Sebelum era Islam, Jakarta merupakan kota pelabuhan utama milik Kerajaan Hindu Pajajaran. Namanya ketika itu Sunda Kalapa, yang tampaknya memiliki pengertian tanah Sunda yang memiliki banyak pohon kelapa di wilayahnya.[1] Kota-kota pelabuhan di pesisir utara Jawa merupakan pusat-pusat perdagangan yang sangat sibuk dan menjadi tempat berkumpulnya para pedagang dari berbagai negeri. Antara abad ke-12 dan 16, terlebih setelah bermunculannya kerajaan-kerajaan Islam lokal di Sumatera dan Semenanjung Malaya, aktivitas para pedagang Muslim menjadi semakin menonjol di pantai-pantai utara Jawa. Secara bertahap, beberapa penguasa pesisir mulai masuk Islam dan membangun hubungan lebih kuat dengan para pedagang dan pendatang Muslim.[2] Ketika Kerajaan-kerajaan Islam seperti Demak, Banten, dan Cirebon, bermunculan di pantai-pantai utara Jawa, maka Kerajaan Hindu Pajajaran yang berpusat di pedalaman Jawa Barat semakin terdesak ke pedalaman. Hubungan yang belakangan dibangun oleh Pajajaran dengan Portugis membuat Kerajaan-kerajaan Islam di Jawa ini menjadi lebih waspada dan antisipatif terhadap kemungkinan masuknya pengaruh Portugis ke Jawa.

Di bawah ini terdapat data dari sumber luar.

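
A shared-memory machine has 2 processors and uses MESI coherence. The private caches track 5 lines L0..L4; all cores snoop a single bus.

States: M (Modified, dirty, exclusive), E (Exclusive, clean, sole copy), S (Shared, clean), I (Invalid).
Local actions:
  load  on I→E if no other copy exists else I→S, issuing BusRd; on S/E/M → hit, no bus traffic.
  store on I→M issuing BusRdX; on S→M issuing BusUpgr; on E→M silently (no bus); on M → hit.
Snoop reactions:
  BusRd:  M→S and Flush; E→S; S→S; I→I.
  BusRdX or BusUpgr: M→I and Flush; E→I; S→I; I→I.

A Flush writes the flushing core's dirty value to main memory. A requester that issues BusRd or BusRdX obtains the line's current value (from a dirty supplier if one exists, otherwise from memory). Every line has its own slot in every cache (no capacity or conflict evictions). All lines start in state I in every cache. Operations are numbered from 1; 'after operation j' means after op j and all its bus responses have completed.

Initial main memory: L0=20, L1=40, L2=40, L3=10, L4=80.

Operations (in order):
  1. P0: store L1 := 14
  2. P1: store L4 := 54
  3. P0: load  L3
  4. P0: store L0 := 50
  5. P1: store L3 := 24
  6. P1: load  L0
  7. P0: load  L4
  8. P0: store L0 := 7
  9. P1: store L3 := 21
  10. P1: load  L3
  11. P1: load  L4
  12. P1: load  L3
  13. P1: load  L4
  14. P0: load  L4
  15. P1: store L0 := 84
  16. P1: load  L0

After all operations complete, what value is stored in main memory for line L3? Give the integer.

[1] P0: store L1 := 14 | P0:M(14), P1:I | bus: BusRdX
[2] P1: store L4 := 54 | P0:I, P1:M(54) | bus: BusRdX
[3] P0: load  L3 | P0:E(10), P1:I | bus: BusRd
[4] P0: store L0 := 50 | P0:M(50), P1:I | bus: BusRdX
[5] P1: store L3 := 24 | P0:I, P1:M(24) | bus: BusRdX
[6] P1: load  L0 | P0:S(50), P1:S(50) | bus: BusRd,Flush
[7] P0: load  L4 | P0:S(54), P1:S(54) | bus: BusRd,Flush
[8] P0: store L0 := 7 | P0:M(7), P1:I | bus: BusUpgr
[9] P1: store L3 := 21 | P0:I, P1:M(21) | bus: none
[10] P1: load  L3 | P0:I, P1:M(21) | bus: none
[11] P1: load  L4 | P0:S(54), P1:S(54) | bus: none
[12] P1: load  L3 | P0:I, P1:M(21) | bus: none
[13] P1: load  L4 | P0:S(54), P1:S(54) | bus: none
[14] P0: load  L4 | P0:S(54), P1:S(54) | bus: none
[15] P1: store L0 := 84 | P0:I, P1:M(84) | bus: BusRdX,Flush
[16] P1: load  L0 | P0:I, P1:M(84) | bus: none

memory[L3] = 10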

Pada tahun 1527, Fatahillah atau Fadhilah Khan, atas dukungan Demak, Cirebon, dan Banten, mengalahkan pasukan Portugis yang hendak masuk ke pelabuhan Sunda Kelapa, sekaligus mengambil alih kota itu dari tangan Pajajaran. Nama kota itu kemudian diubah menjadi Jayakarta yang bermakna kemenangan yang nyata dan mendapat inspirasi dari ayat pertama Surat al-Fath dalam al-Qur’an. Sejak itu, Jayakarta menjadi sebuah pusat pemerintahan Islam yang baru. Ia menjadi negeri bawahan Banten. Tata kota dikembangkan sejalan dengan pusat-pusat pemerintahan Islam di Jawa lainnya.[3] Bagaimanapun, versi sejarah resmi kelahiran Jakarta ini mendapat penolakan dari sejarawan dan budayawan Betawi, Ridwan Saidi. Menurut Saidi, pada saat kota itu direbut oleh Fatahillah, di sana sudah ada 3000 orang Betawi, atau proto-Betawi, Muslim. Syahbandar Sunda Kelapa ketika itu berasal dari kalangan mereka, walaupun kota ini berada di bawah Kerajaan Pajajaran. Saat Fatahillah masuk ke kota ini, penduduk lokal ini justru terusir keluar dari Jakarta. Nama Jayakarta dan 22 Juni 1527 sebagai tanggal kemenangan Fatahillah dan hari lahir Jakarta juga mendapat kritik dari Ridwan Saidi. Nama Jayakarta menurutnya sudah dikenal oleh penduduk Sunda Kelapa sebelum kedatangan Fatahillah dan penetapan 22 Juni sebagai hari jadi Jakarta lebih merupakan sebuah keputusan politik ketimbang sejarah.[4] Kritik ini tentunya menjadi tantangan bagi pera peneliti untuk mengkaji kembali sejarah Jakarta dan peranan Fatahillah di dalamnya.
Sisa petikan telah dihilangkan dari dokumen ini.